Quand la main lui recouvrit le visage, alors qu’elle rentrait dans l’immeuble, elle ne comprit pas tout de suite ce qui se passait.

Etait-ce un habit tombé d’une fenêtre ou un drapeau, et cette odeur n’était elle pas celle d’un hôpital ?

Elle reprit conscience dans une pièce aux murs gris.

Elle était assise sur une chaise métallique fixée au sol, les mains étaient liées derrière elle.

Son regard fut attiré par le un micro posé sur la table argentée devant elle, et par le grand téléviseur et ses enceintes qui occupaient le mur.

Intriguée, elle nota aussi la présence sur les côtés de rayonnages, sur lesquels étaient posés des bocaux transparents et vides, tous étiquetés de prénoms féminins.

Sentant une présence, Véronique tourna péniblement la tête sur la droite.

Sur un siège se tenait une forme, immobile, revêtue d’un voile sombre. Véronique frissonna.
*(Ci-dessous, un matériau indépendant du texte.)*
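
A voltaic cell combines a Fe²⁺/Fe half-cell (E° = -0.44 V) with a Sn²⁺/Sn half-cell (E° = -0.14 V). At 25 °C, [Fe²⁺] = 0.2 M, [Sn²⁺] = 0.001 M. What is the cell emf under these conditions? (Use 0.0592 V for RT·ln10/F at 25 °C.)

0.232 V

The Sn²⁺/Sn couple has the higher reduction potential and acts as the cathode, so E°_cell = -0.14 − (-0.44) = 0.30 V.
Balancing electrons gives n = 2; the reaction quotient is Q = [Fe²⁺]/[Sn²⁺] = 200.
At 25 °C, E = E° − (0.0592/n) log Q = 0.30 − (0.0592/2)(2.301) = 0.300 − 0.068 = 0.232 V.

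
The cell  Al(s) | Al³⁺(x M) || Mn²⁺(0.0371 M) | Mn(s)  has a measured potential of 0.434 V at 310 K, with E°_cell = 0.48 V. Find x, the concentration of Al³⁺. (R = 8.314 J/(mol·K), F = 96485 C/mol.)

From the Nernst equation, ln Q = nF(E° − E)/RT = 6×96485×(0.48 − 0.434)/(8.314×310) = 10.332, so Q = 3.07 × 10^4.
With Q = [Al³⁺]^2/[Mn²⁺]^3 and the known concentrations, [Al³⁺]^2 in the numerator gives [Al³⁺] = 1.3 M.

1.3 M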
Elle sursauta, une main gantée et glacée venait de se poser sur son épaule gauche, elle hurla, mais n’entendit aucun son sortir de sa bouche.

« Ne te fatigue pas » répondit une voix métallique derrière elle. « J’ai pris ta voix, j’en ai besoin pendant quelques jours, si tu coopères bien tu pourras partir sinon.. »

Un spot étourdissant éclaira à cet instant la forme assise à sa droite, dont le voile fut ôté, dévoilant un squelette recouvert d’habits féminins. « Sinon tu finiras comme elle. Si tu es d’accord, hoche la tête  ».

Ce que fit Véronique, tétanisée.

Le spot s’éteignit.

L’homme, puisque la voix sous la chasuble épaisse trahissait un être de sexe masculin, se dirigea vers un rayonnage, prit un bocal étiqueté, dévissa le couvercle et un ensemble de sons s’en échappa, elle reconnut sa voix, comme épaissie.

Véronique, sentit des larmes couler qu’elle ne put réfréner, aussitôt des sanglots s’échappèrent du récipient.

L’inconnu la pinça fortement dans le pli du coude, un hurlement se fit entendre dans le bocal.

« Bien ta voix est parfaite, tu vois je la possède, mais toi seule peut l’actionner, tu restes maîtresse de tes émotions et ce sont tes émotions qui m’intéressent. »

Laisse-moi t’expliquer, je vis ici, reclus, relié au monde par la télévision, c’est comme cela que je t’ai découverte sur la chaîne info, ta voix est à la fois rauque et sensuelle et peut couvrir une importante gamme d’émotions. Elle peut être légère, mais parfois grave selon les sujets que tu couvres, tu peux tenir tous les rôles ou presque.

Cela tombe bien, je ne supporte pas la voix des actrices sur les films que je regarde : trop mou, trop mièvre, mal doublé.

Alors que toi … ?

Y as tu déjà songé ?

Véronique bougea les lèvres, abattue, laissant échapper un gémissement du verre.

La main gantée referma le couvercle.

« Tu pourras repartir avec  ta voix, dés que tu auras fini ce petit travail de collaboration ; c’est simple j’insère ta voix dans les dialogues, tu as juste à la moduler à l’aide du micro placé devant toi.

C’est facile, tu sais, j’ai fait de même avec des rôles masculins. »

Alors toujours d’accord ? Si oui, hoche la tête une nouvelle fois.

Véronique hocha la tête, avait elle vraiment le choix ?

Bien, réagit l’inconnu avec une voix enjouée, je vais préparer le repas, nous avons du travail qui nous attend et il faut que tu sois en pleine forme.

Quand il revint, un peu plus tard, portant un lourd plateau repas, elle tressaillit à la vue de la pile de CD à graver qui y était posée.